Another round of damaging cuts to schools, health care, public safety and other vital services is looming unless the governor and General Assembly take a balanced approach to the state’s ongoing budget crisis, one that includes additional revenue.
Despite four years of crippling cuts, revenues continue to lag, and the Governor’s Office of Planning and Budget (OPB) has ordered state agencies to submit plans by Sept. 1 to cut general fund spending by 3 percent in both the amended budget for the current fiscal year (2013) and the FY 2014 budget. The Department of Community Health was told to submit plans for FY 2014 that include an additional 2 percent cut. A handful of school programs would be spared from cuts both fiscal years: basic funding for all K-12 schools, equalization grants to assist school districts that lag in local property tax revenue, and funding for schools for seeing- and hearing-impaired students.
Anemic revenue isn’t the only problem. Policymakers also face the lack of a surplus to fund mid-year changes in K-12 school spending, existing budget shortfalls in FY 2013 (including a $300 million Medicaid shortfall), and the expiration in FY 2014 of a fee on hospitals that is used to attract additional federal Medicaid matching funds.
The spending cuts would total $256 million in the Amended FY 2013 budget and $298 million in the FY 2014 budget.
Even that may be optimistic. Without strong revenue growth in both FY 2013 and FY 2014, it is likely that the cuts will be significantly worse than what the Governor’s budget office ordered. The outlook is bleak. Georgia State University’s Economic Forecasting Center recently projected that revenues will continue to grow at only a moderate pace.

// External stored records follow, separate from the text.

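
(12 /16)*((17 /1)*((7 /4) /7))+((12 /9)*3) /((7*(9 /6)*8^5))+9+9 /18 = 1091329 /86016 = 12.69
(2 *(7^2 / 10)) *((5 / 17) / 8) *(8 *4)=196 / 17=11.53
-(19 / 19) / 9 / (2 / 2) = -0.11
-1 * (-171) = 171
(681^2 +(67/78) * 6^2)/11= 6029295/143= 42162.90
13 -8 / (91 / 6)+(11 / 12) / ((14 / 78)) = 6399 / 364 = 17.58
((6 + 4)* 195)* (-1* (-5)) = 9750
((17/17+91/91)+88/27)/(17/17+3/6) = 3.51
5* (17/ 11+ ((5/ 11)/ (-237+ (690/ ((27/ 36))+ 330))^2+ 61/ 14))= 423994405/ 14366366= 29.51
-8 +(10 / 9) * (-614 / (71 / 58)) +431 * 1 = -85823 / 639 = -134.31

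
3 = 3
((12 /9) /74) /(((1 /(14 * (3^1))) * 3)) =28 /111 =0.25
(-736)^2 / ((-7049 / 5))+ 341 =-304771 / 7049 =-43.24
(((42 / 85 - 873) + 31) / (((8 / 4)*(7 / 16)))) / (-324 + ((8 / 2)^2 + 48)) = 143056 / 38675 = 3.70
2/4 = 1/2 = 0.50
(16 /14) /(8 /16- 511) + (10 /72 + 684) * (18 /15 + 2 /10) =957.79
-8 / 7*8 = -64 / 7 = -9.14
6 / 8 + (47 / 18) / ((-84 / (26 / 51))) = 14153 / 19278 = 0.73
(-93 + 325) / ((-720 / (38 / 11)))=-1.11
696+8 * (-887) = -6400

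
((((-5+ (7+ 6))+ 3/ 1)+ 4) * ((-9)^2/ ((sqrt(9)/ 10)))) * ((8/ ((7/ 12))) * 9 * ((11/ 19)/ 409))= 38491200/ 54397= 707.60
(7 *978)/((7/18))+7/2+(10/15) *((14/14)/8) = 211291/12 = 17607.58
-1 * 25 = -25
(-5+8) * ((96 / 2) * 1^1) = 144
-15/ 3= -5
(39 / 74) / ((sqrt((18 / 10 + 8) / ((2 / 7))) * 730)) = 0.00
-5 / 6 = -0.83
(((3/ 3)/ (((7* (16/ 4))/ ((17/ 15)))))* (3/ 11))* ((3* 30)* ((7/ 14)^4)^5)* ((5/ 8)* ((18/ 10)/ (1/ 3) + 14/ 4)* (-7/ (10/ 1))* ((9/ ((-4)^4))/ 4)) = -122553/ 3779571220480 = -0.00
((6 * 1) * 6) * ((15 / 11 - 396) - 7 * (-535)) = 1326744 / 11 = 120613.09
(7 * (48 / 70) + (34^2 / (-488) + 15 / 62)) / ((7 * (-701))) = -0.00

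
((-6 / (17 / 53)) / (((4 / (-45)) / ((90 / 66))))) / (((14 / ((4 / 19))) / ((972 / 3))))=34773300 / 24871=1398.15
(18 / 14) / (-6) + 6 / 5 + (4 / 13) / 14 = 131 / 130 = 1.01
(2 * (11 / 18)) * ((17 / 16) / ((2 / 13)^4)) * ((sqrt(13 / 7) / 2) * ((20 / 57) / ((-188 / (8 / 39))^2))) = 158015 * sqrt(91) / 2284565472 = 0.00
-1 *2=-2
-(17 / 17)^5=-1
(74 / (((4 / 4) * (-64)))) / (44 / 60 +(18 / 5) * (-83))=555 / 143072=0.00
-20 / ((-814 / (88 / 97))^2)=-320 / 12880921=-0.00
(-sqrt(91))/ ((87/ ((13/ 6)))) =-13 * sqrt(91)/ 522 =-0.24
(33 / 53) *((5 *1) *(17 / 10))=561 / 106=5.29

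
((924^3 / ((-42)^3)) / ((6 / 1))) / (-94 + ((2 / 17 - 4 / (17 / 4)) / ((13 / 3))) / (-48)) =9412832 / 498555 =18.88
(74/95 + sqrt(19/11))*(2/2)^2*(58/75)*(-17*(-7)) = 510748/7125 + 6902*sqrt(209)/825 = 192.63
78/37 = 2.11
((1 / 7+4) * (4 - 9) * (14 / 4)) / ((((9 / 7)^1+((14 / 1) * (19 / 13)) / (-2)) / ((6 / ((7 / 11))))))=5655 / 74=76.42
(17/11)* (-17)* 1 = -26.27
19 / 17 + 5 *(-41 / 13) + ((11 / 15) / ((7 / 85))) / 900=-61156873 / 4176900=-14.64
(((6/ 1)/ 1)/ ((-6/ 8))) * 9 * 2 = -144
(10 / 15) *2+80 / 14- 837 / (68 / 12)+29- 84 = -69850 / 357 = -195.66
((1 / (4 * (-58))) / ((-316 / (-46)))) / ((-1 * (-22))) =-23 / 806432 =-0.00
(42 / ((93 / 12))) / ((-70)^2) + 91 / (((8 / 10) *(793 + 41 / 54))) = 67160481 / 465063550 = 0.14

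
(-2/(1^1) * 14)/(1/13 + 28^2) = -364/10193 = -0.04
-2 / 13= -0.15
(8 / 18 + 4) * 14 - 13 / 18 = 123 / 2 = 61.50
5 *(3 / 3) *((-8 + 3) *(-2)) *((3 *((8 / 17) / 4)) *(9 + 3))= 3600 / 17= 211.76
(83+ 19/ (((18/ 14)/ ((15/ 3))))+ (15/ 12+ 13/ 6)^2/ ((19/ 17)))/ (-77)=-457825/ 210672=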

There is a better way than more cuts. A balanced approach to this ongoing crisis, one that includes additional revenues through truly comprehensive tax reform, will help assure Georgia can make the investments necessary for robust job growth and a strong economy. A strategy of continued crippling cuts to education, health care, public safety, and economic development efforts, combined with an outdated and inefficient tax system, will only squelch economic growth and make our problems worse.
1 Quality Basic Education, Equalization, and State Schools programs ($6,945, 910,018) are exempt from cuts.